Question

A toroidal solenoid has an inner radius of 12.0 cm and an outer radius of 15.0 cm. It carries a current of 1.50 A. How many equally spaced turns must it have so that it will produce a magnetic field of 3.75 MT at points within the coils 14.0 cm from its centre?

Short answer

The number of equally spaced turns is 1750. It must have produced a magnetic field of 3.75 MT at points within the coils 14.0 cm from its center.

Step-by-step solution

Concept of the magnetic due to the toroidal solenoid

The magnetic due to the toroidal solenoid is given by:

$\mathit{B}\mathbf{=}\frac{{\mathbf{\mu }}_{\mathbf{0}}\mathbf{N}\mathbf{I}}{\mathbf{2}\mathbf{\pi }\mathbf{r}}$

$\mathbf{\text{Where}}{\mathit{\mu }}_{\mathbf{0}}\mathbf{=}\mathbf{4}\mathit{\pi }\mathbf{\times }{\mathbf{10}}^{\mathbf{-}\mathbf{7}}\mathbf{H}\mathbf{/}\mathbf{m}$is the permeability of free space, N is the number of turns, I is the current passing through the coil, and r is the distance from the center of the torus to the point

Find the number of equally spaced turns

Given data:

Consider a toroidal solenoid with an inner radius of 12.0 cm and an outer radius of 15.0 cm. It carries a current of I 1.50 A.
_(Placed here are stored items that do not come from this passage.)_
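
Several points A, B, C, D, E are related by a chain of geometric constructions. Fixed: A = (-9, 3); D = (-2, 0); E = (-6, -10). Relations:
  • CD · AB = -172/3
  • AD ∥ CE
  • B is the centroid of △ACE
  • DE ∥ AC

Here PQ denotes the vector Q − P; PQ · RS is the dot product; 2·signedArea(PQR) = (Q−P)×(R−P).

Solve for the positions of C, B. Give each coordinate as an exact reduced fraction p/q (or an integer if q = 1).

B = (-28/3, -14/3)
C = (-13, -7)

1. C_x = -13  [AD ∥ CE ∩ DE ∥ AC]
2. C_y = -7  [AD ∥ CE ∩ DE ∥ AC]
   → C = (-13, -7)
3. B_x = -28/3  [B is the centroid of △ACE]
4. B_y = -14/3  [B is the centroid of △ACE]
   → B = (-28/3, -14/3)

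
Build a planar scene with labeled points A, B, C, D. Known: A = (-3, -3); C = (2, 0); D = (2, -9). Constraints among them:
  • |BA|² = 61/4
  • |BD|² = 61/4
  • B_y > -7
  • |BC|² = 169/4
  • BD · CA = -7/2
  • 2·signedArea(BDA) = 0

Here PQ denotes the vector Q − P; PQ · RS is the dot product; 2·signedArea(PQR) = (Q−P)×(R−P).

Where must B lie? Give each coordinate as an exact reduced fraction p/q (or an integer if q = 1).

B = (-1/2, -6)

1. B_x = -1/2  [2·signedArea(BDA) = 0 ∩ BD · CA = -7/2]
2. B_y = -6  [2·signedArea(BDA) = 0 ∩ BD · CA = -7/2]
   → B = (-1/2, -6)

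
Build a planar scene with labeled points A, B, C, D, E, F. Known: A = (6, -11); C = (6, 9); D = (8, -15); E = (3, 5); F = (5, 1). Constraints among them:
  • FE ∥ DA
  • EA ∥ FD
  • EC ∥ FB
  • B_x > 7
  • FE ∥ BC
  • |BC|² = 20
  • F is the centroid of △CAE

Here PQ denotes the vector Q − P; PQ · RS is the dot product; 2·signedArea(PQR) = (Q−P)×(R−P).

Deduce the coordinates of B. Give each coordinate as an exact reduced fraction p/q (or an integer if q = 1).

B = (8, 5)

1. B_x = 8  [FE ∥ BC ∩ EC ∥ FB]
2. B_y = 5  [FE ∥ BC ∩ EC ∥ FB]
   → B = (8, 5)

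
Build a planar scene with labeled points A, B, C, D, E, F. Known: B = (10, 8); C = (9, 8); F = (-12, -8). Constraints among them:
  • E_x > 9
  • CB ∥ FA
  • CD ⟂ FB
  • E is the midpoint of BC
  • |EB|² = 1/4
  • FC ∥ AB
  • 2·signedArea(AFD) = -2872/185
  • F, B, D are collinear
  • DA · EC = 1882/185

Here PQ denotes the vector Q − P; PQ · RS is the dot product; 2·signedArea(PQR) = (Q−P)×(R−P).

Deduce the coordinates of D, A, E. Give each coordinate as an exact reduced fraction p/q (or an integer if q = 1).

A = (-11, -8)
D = (1729/185, 1392/185)
E = (19/2, 8)

1. D_x = 1729/185  [F, B, D are collinear ∩ CD ⟂ FB]
2. D_y = 1392/185  [F, B, D are collinear ∩ CD ⟂ FB]
   → D = (1729/185, 1392/185)
3. A_x = -11  [FC ∥ AB ∩ CB ∥ FA]
4. A_y = -8  [FC ∥ AB ∩ CB ∥ FA]
   → A = (-11, -8)
5. E_x = 19/2  [E is the midpoint of BC]
6. E_y = 8  [E is the midpoint of BC]
   → E = (19/2, 8)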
Within the space enclosed by the windings, at a distance r from the symmetry axis, the magnetic field due to a toroidal solenoid is given by,

$B=\frac{{\mu }_{0}NI}{2\pi r}$

Substitute the values in the modified equation we have,

$\begin{array}{r}N=\frac{2\pi rB}{{\mu }_{0}I}\\ =\frac{2\pi \left(0.140\mathrm{m}\right)\left(3.75\times {10}^{-3}\mathrm{T}\right)}{4\pi \times {10}^{-7}\mathrm{T}\cdot \mathrm{m}/\mathrm{A}\times 1.50\mathrm{A}}\\ =1750\end{array}$

Therefore, the number of equally spaced turns is 1750.